Conjuntivite por Chlamydia: Diferenças Adulto vs Neonato

CBO Teórica 2 - Prova de Especialidades da Oftalmologia — Prova 2014

Enunciado

Qual das situações abaixo exemplifica uma das diferenças da conjuntivite pela Chlamydia em adultos e neonatos?

Alternativas

  1. A) Nos neonatos não há o aparecimento de folículos na conjuntiva.
  2. B) A descarga mucopurulenta é mais exuberante nos adultos.
  3. C) A presença da Chlamydia no raspado conjuntival, caracterizada pelos diplococos Gram negativos intracelulares, é mais frequente nos neonatos.
  4. D) Nos neonatos não há formação de pseudomembranas.

Pérola Clínica

Neonatos < 3 meses não formam folículos por imaturidade do tecido linfoide conjuntival.

Resumo-Chave

A principal diferença clínica entre a conjuntivite por clamídia no adulto e no neonato é a ausência de folículos no recém-nascido devido à imaturidade linfoide.

Contexto Educacional

A oftalmia neonatal é uma emergência médica que requer diagnóstico etiológico rápido para evitar sequelas visuais e complicações sistêmicas. A Chlamydia trachomatis é uma das causas mais comuns em países desenvolvidos. A ausência de folículos no neonato é um detalhe semiológico clássico em provas. No adulto, a conjuntivite de inclusão é tipicamente folicular, crônica (duração > 3 semanas) e frequentemente associada a infecção urogenital concomitante, exigindo tratamento do paciente e de seus parceiros sexuais com azitromicina ou doxiciclina.

Perguntas Frequentes

Por que não ocorrem folículos na conjuntivite neonatal por clamídia?

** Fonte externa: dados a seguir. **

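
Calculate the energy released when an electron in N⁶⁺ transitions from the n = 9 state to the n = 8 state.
2.186255 eV

The energy levels are E_n = -13.6057 Z² eV / n².

Energy at n = 9: E_9 = -13.6057 × 7² / 9² = -8.230608642 eV
Energy at n = 8: E_8 = -13.6057 × 7² / 8² = -10.416864063 eV

For emission (electron falling to lower state), the photon energy is:
E_photon = E_9 - E_8 = |-8.230608642 - (-10.416864063)|
E_photon = 2.186255 eV

This energy is carried away by the emitted photon.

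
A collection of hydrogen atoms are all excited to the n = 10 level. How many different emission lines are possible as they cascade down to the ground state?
45

The electron can occupy levels n = 1, 2, ..., 10 during de-excitation — that is m = 10 - 1 + 1 = 10 distinct levels.

The number of distinct spectral lines equals the number of ways to choose 2 of these m levels (each pair gives one possible emission transition):

Number of lines = m(m-1)/2 = 10×9/2 = 45

These correspond to all possible transitions between the 10 levels:
10 → 9, 10 → 8, 10 → 7, 10 → 6, 10 → 5, 10 → 4, 10 → 3, 10 → 2...

Each transition produces a photon with a unique energy (and thus wavelength). This count does not depend on Z.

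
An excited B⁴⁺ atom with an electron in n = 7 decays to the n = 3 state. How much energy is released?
30.85193 eV

The energy levels are E_n = -13.6057 Z² eV / n².

Energy at n = 7: E_7 = -13.6057 × 5² / 7² = -6.94168367 eV
Energy at n = 3: E_3 = -13.6057 × 5² / 3² = -37.79361111 eV

For emission (electron falling to lower state), the photon energy is:
E_photon = E_7 - E_3 = |-6.94168367 - (-37.79361111)|
E_photon = 30.85193 eV

This energy is carried away by the emitted photon.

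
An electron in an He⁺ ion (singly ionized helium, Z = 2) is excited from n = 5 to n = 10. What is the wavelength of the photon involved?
759.388 nm

First, find the transition energy using E_n = -13.6057 Z² / n² eV:
E_5 = -13.6057 × 2² / 5² = -2.1769120 eV
E_10 = -13.6057 × 2² / 10² = -0.5442280 eV

Photon energy: |ΔE| = |E_10 - E_5| = 1.6326840 eV

Convert to wavelength using E = hc/λ with hc = 1239.84 eV·nm:
λ = hc/E = 1239.84 eV·nm / 1.6326840 eV
λ = 759.388 nm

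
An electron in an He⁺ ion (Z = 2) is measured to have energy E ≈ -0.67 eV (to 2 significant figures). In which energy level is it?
n = 9

The exact energy levels follow E_n = -13.6057 Z² / n² eV with Z = 2.

The measured value (-0.67 eV) is reported to only 2 significant figures, so we must test candidate n values and see which one matches to that precision.

Candidate energies:
  n = 7:  E = -13.6057 × 2² / 7² = -1.11067 eV
  n = 8:  E = -13.6057 × 2² / 8² = -0.85036 eV
  n = 9:  E = -13.6057 × 2² / 9² = -0.67189 eV  ← matches
  n = 10:  E = -13.6057 × 2² / 10² = -0.54423 eV
  n = 11:  E = -13.6057 × 2² / 11² = -0.44978 eV

Checking against the measurement of -0.67 eV (2 sig figs), only n = 9 agrees:
E_9 = -0.67189 eV, which rounds to -0.67 eV ✓

Therefore n = 9.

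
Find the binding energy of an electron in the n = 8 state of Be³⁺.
3.4014 eV

The ionization energy is the energy needed to remove the electron completely (n → ∞).

For a hydrogen-like ion with Z = 4, E_n = -13.6057 Z² / n² eV.

At n = 8: E_8 = -13.6057 × 4² / 8² = -3.4014250 eV
At n = ∞: E_∞ = 0 eV

Ionization energy = E_∞ - E_8 = 0 - (-3.4014250) = 3.4014250 eV
Ionization energy ≈ 3.4014 eV

This is also called the binding energy of the electron in state n = 8.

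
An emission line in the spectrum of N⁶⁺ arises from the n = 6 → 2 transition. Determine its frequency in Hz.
3.582e+16 Hz

First, find the transition energy:
E_6 = -13.6057 × 7² / 6² = -18.518869 eV
E_2 = -13.6057 × 7² / 2² = -166.669825 eV
|ΔE| = |E_2 - E_6| = 148.150956 eV

Convert to Joules: E = 148.150956 eV × (1.602177 × 10⁻¹⁹ J/eV) = 2.37364e-17 J

Using E = hf:
f = E/h = 2.37364e-17 J / (6.62607 × 10⁻³⁴ J·s)
f = 3.582e+16 Hz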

Os folículos conjuntivais são aglomerados de linfócitos (tecido linfoide) que se formam em resposta a estímulos crônicos ou infecções virais/por clamídia. No entanto, o recém-nascido possui um sistema linfoide conjuntival imaturo. O tecido linfoide adenóide da conjuntiva só se desenvolve plenamente após o segundo ou terceiro mês de vida. Portanto, antes dessa idade, a resposta inflamatória não consegue organizar folículos, manifestando-se apenas como uma reação papilar ou conjuntivite inespecífica.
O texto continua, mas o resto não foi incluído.